New PTX design and reasons for the shift
The consensus‑level PTX design discards the idea of pairing transactions in the mempool and instead embeds all participants’ commitments in a single transaction. Key differences:
| Aspect | Original paired PTX | New consensus‑level PTX | Rationale |
|---|---|---|---|
| Number of user transactions | Two half‑transactions per game; combined in mempool | One fully formed PTX (contains all inputs/outputs) | Simplifies UX; players sign once. |
| Mempool behaviour | Mempool must match halves and track unpaired transactions | PTXs are standard transactions; no pairing | Avoids mempool congestion and griefing. |
| Randomness | Gamemaster selects winner upon combination | Randomness derived at block confirmation via VRF | Eliminates possibility of withholding matches to bias outcomes. |
| Refunds/timeouts | Each half needs a refund if unmatched | PTXs include an expiryHeight; if not mined by then, funds can be reclaimed | Simpler scripts and wallet logic. |
| Implementation effort | Requires pairing logic in txmempool.cpp and new transaction assembly code | Adds a new transaction type and modifies consensus validation | Uses well‑understood patterns from transaction versioning and consensus upgrades. |
| Security concerns | Vulnerable to spam and front‑running in mempool | Security depends on VRF and honest majority of Gamemasters | More predictable and easier to audit. |
Why VRF‑based consensus random is better
- No trust in peers: random numbers come from the Gamemaster quorum’s VRF, not from a player committing a secret. There is no incentive to abort a reveal as in commit–reveal systems.
- Unpredictable until block is produced: by committing to a future block height, participants cannot know the result beforehand and miners cannot choose the block hash to influence the game.
- Immediate settlement: the game resolves when the transaction is mined; players do not need to wait for a second reveal or a mempool pairing event.
Implementation highlights for the tech team
1. Remove pairing code paths: there is no need to implement logic that watches the mempool for matching halves. Focus on normal transaction handling.

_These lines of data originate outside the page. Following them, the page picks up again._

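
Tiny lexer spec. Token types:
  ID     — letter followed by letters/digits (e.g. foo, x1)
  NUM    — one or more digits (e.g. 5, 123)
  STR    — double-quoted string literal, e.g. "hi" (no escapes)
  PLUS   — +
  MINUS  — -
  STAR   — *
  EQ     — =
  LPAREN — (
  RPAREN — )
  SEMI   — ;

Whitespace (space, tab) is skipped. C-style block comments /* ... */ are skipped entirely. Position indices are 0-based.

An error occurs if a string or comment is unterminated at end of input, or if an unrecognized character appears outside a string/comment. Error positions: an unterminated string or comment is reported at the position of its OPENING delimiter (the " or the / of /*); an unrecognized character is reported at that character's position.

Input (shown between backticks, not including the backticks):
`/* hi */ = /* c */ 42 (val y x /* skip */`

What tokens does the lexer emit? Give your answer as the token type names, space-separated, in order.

Answer: EQ NUM LPAREN ID ID ID

Derivation:
pos=0: enter COMMENT mode (saw '/*')
exit COMMENT mode (now at pos=8)
pos=9: emit EQ '='
pos=11: enter COMMENT mode (saw '/*')
exit COMMENT mode (now at pos=18)
pos=19: emit NUM '42' (now at pos=21)
pos=22: emit LPAREN '('
pos=23: emit ID 'val' (now at pos=26)
pos=27: emit ID 'y' (now at pos=28)
pos=29: emit ID 'x' (now at pos=30)
pos=31: enter COMMENT mode (saw '/*')
exit COMMENT mode (now at pos=41)
DONE. 6 tokens: [EQ, NUM, LPAREN, ID, ID, ID]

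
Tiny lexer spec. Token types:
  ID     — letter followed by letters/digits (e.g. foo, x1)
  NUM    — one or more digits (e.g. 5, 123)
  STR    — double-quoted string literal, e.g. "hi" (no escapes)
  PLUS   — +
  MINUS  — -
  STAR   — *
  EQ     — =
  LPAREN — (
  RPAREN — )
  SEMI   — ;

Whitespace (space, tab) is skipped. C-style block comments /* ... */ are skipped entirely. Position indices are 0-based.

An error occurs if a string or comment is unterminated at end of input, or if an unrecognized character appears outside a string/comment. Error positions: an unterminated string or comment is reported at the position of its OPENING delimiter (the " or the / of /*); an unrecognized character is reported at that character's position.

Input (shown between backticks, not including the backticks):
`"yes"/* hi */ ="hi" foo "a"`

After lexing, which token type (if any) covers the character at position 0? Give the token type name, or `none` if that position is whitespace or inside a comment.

pos=0: enter STRING mode
pos=0: emit STR "yes" (now at pos=5)
pos=5: enter COMMENT mode (saw '/*')
exit COMMENT mode (now at pos=13)
pos=14: emit EQ '='
pos=15: enter STRING mode
pos=15: emit STR "hi" (now at pos=19)
pos=20: emit ID 'foo' (now at pos=23)
pos=24: enter STRING mode
pos=24: emit STR "a" (now at pos=27)
DONE. 5 tokens: [STR, EQ, STR, ID, STR]
Position 0: char is '"' -> STR

Answer: STR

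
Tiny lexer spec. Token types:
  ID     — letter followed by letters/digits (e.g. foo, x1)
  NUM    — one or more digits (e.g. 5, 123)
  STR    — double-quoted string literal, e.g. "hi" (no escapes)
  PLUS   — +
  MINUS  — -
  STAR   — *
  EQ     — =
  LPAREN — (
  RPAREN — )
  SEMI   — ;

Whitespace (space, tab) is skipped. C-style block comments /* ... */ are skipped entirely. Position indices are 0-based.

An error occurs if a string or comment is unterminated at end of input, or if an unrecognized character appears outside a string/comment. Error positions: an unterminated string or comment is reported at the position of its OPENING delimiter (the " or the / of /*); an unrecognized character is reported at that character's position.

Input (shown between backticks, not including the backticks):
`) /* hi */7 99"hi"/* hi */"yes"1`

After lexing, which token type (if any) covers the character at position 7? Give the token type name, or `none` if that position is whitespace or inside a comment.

Answer: none

Derivation:
pos=0: emit RPAREN ')'
pos=2: enter COMMENT mode (saw '/*')
exit COMMENT mode (now at pos=10)
pos=10: emit NUM '7' (now at pos=11)
pos=12: emit NUM '99' (now at pos=14)
pos=14: enter STRING mode
pos=14: emit STR "hi" (now at pos=18)
pos=18: enter COMMENT mode (saw '/*')
exit COMMENT mode (now at pos=26)
pos=26: enter STRING mode
pos=26: emit STR "yes" (now at pos=31)
pos=31: emit NUM '1' (now at pos=32)
DONE. 6 tokens: [RPAREN, NUM, NUM, STR, STR, NUM]
Position 7: char is ' ' -> none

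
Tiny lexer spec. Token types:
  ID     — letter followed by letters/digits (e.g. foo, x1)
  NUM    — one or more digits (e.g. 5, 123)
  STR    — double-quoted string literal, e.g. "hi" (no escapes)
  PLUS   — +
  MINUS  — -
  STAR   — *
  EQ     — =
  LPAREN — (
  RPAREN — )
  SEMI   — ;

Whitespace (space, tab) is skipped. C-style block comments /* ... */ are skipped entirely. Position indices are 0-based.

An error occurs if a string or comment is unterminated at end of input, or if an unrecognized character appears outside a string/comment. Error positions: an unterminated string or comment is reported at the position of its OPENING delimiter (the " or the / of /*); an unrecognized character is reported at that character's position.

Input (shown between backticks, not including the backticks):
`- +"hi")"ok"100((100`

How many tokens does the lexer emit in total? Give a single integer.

Answer: 9

Derivation:
pos=0: emit MINUS '-'
pos=2: emit PLUS '+'
pos=3: enter STRING mode
pos=3: emit STR "hi" (now at pos=7)
pos=7: emit RPAREN ')'
pos=8: enter STRING mode
pos=8: emit STR "ok" (now at pos=12)
pos=12: emit NUM '100' (now at pos=15)
pos=15: emit LPAREN '('
pos=16: emit LPAREN '('
pos=17: emit NUM '100' (now at pos=20)
DONE. 9 tokens: [MINUS, PLUS, STR, RPAREN, STR, NUM, LPAREN, LPAREN, NUM]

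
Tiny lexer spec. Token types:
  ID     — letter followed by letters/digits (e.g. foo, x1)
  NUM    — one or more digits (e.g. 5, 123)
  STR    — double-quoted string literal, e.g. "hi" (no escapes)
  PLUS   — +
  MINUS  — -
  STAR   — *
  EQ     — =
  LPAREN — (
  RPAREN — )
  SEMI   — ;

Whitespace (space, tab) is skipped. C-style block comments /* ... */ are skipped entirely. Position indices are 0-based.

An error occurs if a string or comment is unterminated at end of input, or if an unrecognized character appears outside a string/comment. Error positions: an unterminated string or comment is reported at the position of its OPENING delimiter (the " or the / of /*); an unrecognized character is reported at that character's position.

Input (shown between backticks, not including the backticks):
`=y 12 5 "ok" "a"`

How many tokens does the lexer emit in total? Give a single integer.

Answer: 6

Derivation:
pos=0: emit EQ '='
pos=1: emit ID 'y' (now at pos=2)
pos=3: emit NUM '12' (now at pos=5)
pos=6: emit NUM '5' (now at pos=7)
pos=8: enter STRING mode
pos=8: emit STR "ok" (now at pos=12)
pos=13: enter STRING mode
pos=13: emit STR "a" (now at pos=16)
DONE. 6 tokens: [EQ, ID, NUM, NUM, STR, STR]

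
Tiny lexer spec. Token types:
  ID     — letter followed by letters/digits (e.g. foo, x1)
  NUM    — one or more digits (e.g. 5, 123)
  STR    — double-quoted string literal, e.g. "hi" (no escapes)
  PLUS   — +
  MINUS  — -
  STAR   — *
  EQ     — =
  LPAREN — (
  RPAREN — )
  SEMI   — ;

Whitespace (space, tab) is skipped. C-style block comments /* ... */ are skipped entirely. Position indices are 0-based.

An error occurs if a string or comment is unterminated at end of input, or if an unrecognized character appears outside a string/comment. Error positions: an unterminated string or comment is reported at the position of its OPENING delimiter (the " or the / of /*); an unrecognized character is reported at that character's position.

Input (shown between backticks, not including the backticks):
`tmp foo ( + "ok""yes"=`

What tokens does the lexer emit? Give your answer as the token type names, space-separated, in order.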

2. Add a PTX flag and extended serialization: modify `CTransaction` to signal PTX transactions and add a structure to hold ranges and seed/expiry heights.
3. Store VRF values in block headers: update the Gamemaster (LLMQ) code to include a `nVrfOutput` field in `CBlockHeader` and `CBlockIndex`. Expose an API `llmq::GetVrfForHeight()`.
4. Consensus checks: implement `CheckProbabilisticTx()` to compute the hash of the PTX ID and VRF output, map it to a range and verify that the output chosen in the transaction matches this range.
5. Wallet functions: create a helper in the wallet to build a PTX, calculate the range boundaries based on weights, compute a house edge and sign the transaction. GUI and RPC layers need new calls.
6. Activation: wrap PTX enforcement behind a version bit (similar to Dash’s Spork or Bitcoin’s BIP9). Until activation, PTXs should be considered invalid and not relayed.
The move to a consensus‑level PTX not only simplifies the implementation but also offers a better user experience and more robust security. The tech team should focus on clear modular changes, transaction format, consensus checks, VRF plumbing and wallet support rather than mempool pairing logic. Extensive testing and security review are essential, but the underlying components are similar to existing transaction and LLMQ mechanisms, making the task manageable for a small team.